I thought this snippet of information might be interesting for you:

Did you know that to obliterate garlic breath, in Southern Italy they eat a slice of lemon, including the peel, with salt on it. This I was told by a Sicilian producer of citrus fruit. It really works! Now, when my OH and I have anything that has a lot of garlic in it, such as Moules Marinière (French garlic mussels), all we do afterwards is eat a slice of lemon and salt, and nobody can tell we've been eating garlic.

You may ask, how did I get to know an Italian citrus fruit producer? It was when I was an interpreter!


di reston

Enough is never as good as a feast     Oscar Wilde


----------



## expatgirl (Sep 23, 2016)

well, that's your vitamin C for the day!   I am definitely going to try it, di reston!!!  I love lemon.and salt never has been a problem as I use a lot of extra salt due to hyponatremia........ I've also heard  of this other regimen and tried it and seems to help is eating fresh parsley and that's for any kind of obnoxious breath  (yes, brushing your teeth and using mouthwash helps, etc.)......but when you're out and about in public you don't always have that alternative...now that's your vitamin A for the day........combined...... we all might have a new fresh breath business.......  but I would much  prefer the lemon with salt.......


----------



## Dawgluver (Sep 23, 2016)

When I was a bartender many years ago, my go-to breath freshener was chewing a slice of unpeeled lemon from the cut up garnish tray.  Worked great!


----------



## expatgirl (Sep 23, 2016)

well, there you go........lemon it is!!!


----------



## Steve Kroll (Sep 23, 2016)

Eating lemon may work fine for fixing garlic breath, but what do I do to get rid of the "pucker face" after eating the lemon?


----------



## roadfix (Sep 23, 2016)

Every time I had something garlicky my wife used to joking tell me "You smell like a Chino"  and I used to respond, "Well I am a Chino!"  

"Chino" is a common Spanish word for "Asians"


----------



## PrincessFiona60 (Sep 23, 2016)

Steve Kroll said:


> Eating lemon may work fine for fixing garlic breath, but what do I do to get rid of the "pucker face" after eating the lemon?



You just have to shake it off...personally I like garlic breath and I love lemons...


----------



## GotGarlic (Sep 23, 2016)

Steve Kroll said:


> Eating lemon may work fine for fixing garlic breath, but what do I do to get rid of the "pucker face" after eating the lemon?



Take a shot of tequila first!


----------



## expatgirl (Sep 23, 2016)

go look at a cute baby or kiss it if it's yours.......no one can frown after that!    or have a glass of wine.........


----------



## di reston (Sep 23, 2016)

Get the ripest lemon you can get your hands on - they're usually sold under-ripe, or so Mr Lemon Man From Sicily told me - and sprinkle with salt.
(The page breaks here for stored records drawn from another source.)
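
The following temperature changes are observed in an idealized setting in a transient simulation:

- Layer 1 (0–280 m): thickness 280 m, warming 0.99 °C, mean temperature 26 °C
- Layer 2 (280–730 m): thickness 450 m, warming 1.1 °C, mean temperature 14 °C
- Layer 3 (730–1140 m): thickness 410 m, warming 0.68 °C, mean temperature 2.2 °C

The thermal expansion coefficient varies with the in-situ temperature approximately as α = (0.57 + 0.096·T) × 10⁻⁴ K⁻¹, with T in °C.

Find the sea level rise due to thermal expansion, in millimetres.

Δh ≈ 200 mm

Layer 1: α = (0.57 + 0.096×26)×10⁻⁴ = 3.066×10⁻⁴ K⁻¹
Layer 2: α = (0.57 + 0.096×14)×10⁻⁴ = 1.914×10⁻⁴ K⁻¹
Layer 3: α = (0.57 + 0.096×2.2)×10⁻⁴ = 0.7812×10⁻⁴ K⁻¹
Layer 1: 280 × 3.066×10⁻⁴ × 0.99 = 0.08498952 m
280–730 m: 450 × 1.1 × 1.914×10⁻⁴ = 0.094743 m
Layer 3: 0.68 × 410 × 0.7812×10⁻⁴ = 0.021779856 m
Δh = 0.08498952 + 0.094743 + 0.021779856 = 0.201512376 m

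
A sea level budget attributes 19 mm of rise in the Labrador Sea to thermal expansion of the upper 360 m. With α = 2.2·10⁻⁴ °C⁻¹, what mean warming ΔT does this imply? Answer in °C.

ΔT = Δh/(αH) = 0.019 / (2.2×10⁻⁴ × 360) ≈ 0.2399 °C

about 0.24 °C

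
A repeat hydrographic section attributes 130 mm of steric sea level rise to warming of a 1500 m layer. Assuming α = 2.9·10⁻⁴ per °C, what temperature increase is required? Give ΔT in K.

ΔT ≈ 0.299 K

ΔT = Δh/(αH) = 0.13 / (2.9×10⁻⁴ × 1500) ≈ 0.2989 K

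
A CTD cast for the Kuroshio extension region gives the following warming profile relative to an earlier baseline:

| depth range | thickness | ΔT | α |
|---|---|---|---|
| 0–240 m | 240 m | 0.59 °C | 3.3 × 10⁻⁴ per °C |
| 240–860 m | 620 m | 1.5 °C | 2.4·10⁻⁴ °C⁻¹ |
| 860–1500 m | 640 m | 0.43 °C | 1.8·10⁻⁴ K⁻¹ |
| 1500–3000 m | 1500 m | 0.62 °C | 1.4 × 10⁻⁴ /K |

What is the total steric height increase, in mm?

about 450 mm

0–240 m: 3.3×10⁻⁴ × 0.59 × 240 = 0.046728 m
2.4×10⁻⁴ × 620 × 1.5 = 0.22320 m
1.8×10⁻⁴ × 640 × 0.43 = 0.049536 m
0.62 × 1500 × 1.4×10⁻⁴ = 0.13020 m
Δh = 0.046728 + 0.22320 + 0.049536 + 0.13020 = 0.449664 m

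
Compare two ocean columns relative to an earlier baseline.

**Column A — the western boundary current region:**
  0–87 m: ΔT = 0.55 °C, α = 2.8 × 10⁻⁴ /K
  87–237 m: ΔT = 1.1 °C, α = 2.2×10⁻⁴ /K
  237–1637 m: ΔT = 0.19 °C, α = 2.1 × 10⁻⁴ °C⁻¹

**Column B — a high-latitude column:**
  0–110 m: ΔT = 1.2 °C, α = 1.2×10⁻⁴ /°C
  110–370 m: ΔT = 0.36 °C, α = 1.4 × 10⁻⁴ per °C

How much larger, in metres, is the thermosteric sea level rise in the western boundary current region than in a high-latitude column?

0.0766 m larger

A 87 × 0.55 × 2.8×10⁻⁴ = 0.013398 m
A 87–237 m: 2.2×10⁻⁴ × 1.1 × 150 = 0.03630 m
A 1400 × 2.1×10⁻⁴ × 0.19 = 0.05586 m
A total: 0.105558 m
B Layer 1: 1.2×10⁻⁴ × 1.2 × 110 = 0.01584 m
B 1.4×10⁻⁴ × 260 × 0.36 = 0.013104 m
B total: 0.028944 m
Difference: 0.105558 − 0.028944 = 0.076614 m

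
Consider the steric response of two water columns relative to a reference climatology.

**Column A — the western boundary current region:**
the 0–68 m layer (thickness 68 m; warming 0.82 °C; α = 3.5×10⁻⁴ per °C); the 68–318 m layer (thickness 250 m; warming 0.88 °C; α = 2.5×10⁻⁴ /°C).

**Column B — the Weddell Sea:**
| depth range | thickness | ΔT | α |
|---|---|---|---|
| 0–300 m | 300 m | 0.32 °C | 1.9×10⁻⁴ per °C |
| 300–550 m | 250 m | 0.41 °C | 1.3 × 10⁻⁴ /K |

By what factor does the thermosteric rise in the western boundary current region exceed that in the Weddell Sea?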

The salt really does attenuate the mouth-puckering acidity of the lemon, and the after-taste is good. When I buy lemons, I buy them to ripen first, and then use. They're a totally different fruit then - another piece of advice from Mr Lemon Man From Sicily.

di reston


Enough is never as good as a feast     Oscar Wilde


----------



## CraigC (Sep 23, 2016)

Two words, Meyer Lemon!


----------



## PrincessFiona60 (Sep 23, 2016)

Mmmmmm, Meyer Lemons!


----------